Saat ini, sebagian besar lapangan pekerjaan diciptakan di segmen perekonomian yang sangat berbeda — suatu kelompok yang sebagian besar terdiri dari badan usaha mandiri atau perusahaan mikro/kecil, yang biasanya tidak dapat diperdagangkan dan sering kali bersifat informal. Pertanyaan utamanya adalah: bagaimana produktivitas dan permintaan dapat ditingkatkan dalam kegiatan jasa yang menyerap tenaga kerja ini? Kami mengusulkan strategi tiga cabang untuk pemerintah. Pertama, mendorong penciptaan lapangan kerja dengan keterampilan rendah oleh perusahaan-perusahaan besar yang beroperasi di bidang jasa yang tidak dapat diperdagangkan. Kedua, memberikan masukan publik dan akses terhadap investasi peningkatan produktivitas bagi perusahaan kecil. Ketiga, berinvestasi pada teknologi yang melengkapi dan bukan menggantikan pekerja berketerampilan rendah di sektor jasa.

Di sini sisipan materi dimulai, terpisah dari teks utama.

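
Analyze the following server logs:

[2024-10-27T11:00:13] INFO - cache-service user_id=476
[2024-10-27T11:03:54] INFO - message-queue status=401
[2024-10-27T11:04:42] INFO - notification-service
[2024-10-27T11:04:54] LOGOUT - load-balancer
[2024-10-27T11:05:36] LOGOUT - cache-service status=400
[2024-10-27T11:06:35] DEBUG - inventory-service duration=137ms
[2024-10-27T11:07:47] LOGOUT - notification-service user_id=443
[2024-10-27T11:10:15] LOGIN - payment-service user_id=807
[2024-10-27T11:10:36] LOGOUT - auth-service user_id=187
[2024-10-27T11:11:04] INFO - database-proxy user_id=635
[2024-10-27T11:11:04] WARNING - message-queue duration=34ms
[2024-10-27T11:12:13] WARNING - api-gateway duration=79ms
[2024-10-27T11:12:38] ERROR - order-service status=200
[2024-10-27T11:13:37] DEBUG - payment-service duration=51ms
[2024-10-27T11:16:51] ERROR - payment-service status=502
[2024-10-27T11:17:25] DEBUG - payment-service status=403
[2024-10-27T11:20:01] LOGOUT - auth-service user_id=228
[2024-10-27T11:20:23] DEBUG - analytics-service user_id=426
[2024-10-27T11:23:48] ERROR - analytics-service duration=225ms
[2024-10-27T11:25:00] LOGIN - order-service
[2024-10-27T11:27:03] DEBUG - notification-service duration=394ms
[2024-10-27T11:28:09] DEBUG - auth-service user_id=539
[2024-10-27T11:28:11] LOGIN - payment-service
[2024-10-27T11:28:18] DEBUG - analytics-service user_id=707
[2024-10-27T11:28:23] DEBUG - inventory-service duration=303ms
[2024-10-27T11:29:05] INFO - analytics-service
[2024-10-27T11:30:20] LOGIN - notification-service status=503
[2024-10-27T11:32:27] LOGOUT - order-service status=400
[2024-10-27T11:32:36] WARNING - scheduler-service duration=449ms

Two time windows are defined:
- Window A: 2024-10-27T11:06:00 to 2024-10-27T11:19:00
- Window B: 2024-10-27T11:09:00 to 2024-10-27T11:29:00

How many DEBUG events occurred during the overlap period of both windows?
2

To find overlap events:

1. Window A: 2024-10-27T11:06:00 to 2024-10-27T11:19:00
2. Window B: 2024-10-27T11:09:00 to 2024-10-27T11:29:00
3. Overlap period: 2024-10-27T11:09:00 to 2024-10-27T11:19:00
4. Count DEBUG events in overlap: 2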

Kami menyadari bahwa sebagian besar usaha kecil dan informal di negara-negara berkembang tidak akan pernah produktif. Tidaklah realistis untuk menargetkan peningkatan produktivitas secara menyeluruh bagi semua perusahaan tersebut. Hal terbaik yang dapat diharapkan adalah bahwa dualisme dapat dikurangi seiring waktu dengan mendorong perluasan perusahaan-perusahaan formal yang ada, dan dengan meningkatkan produktivitas di antara perusahaan-perusahaan informal yang lebih kecil dan lebih dinamis. Oleh karena itu, strategi yang menyasar sektor jasa domestik harus bersifat selektif. Gagasan umum di sini adalah seleksi mandiri. Pemerintah akan melaksanakan berbagai program yang berpotensi meningkatkan lapangan kerja dan produktivitas secara bersamaan. Hal ini kemudian akan memberikan ruang bagi perusahaan-perusahaan sektor jasa yang lebih berwirausaha dan dinamis, termasuk usaha mikro dan kecil, untuk memilih dan memanfaatkan program-program ini.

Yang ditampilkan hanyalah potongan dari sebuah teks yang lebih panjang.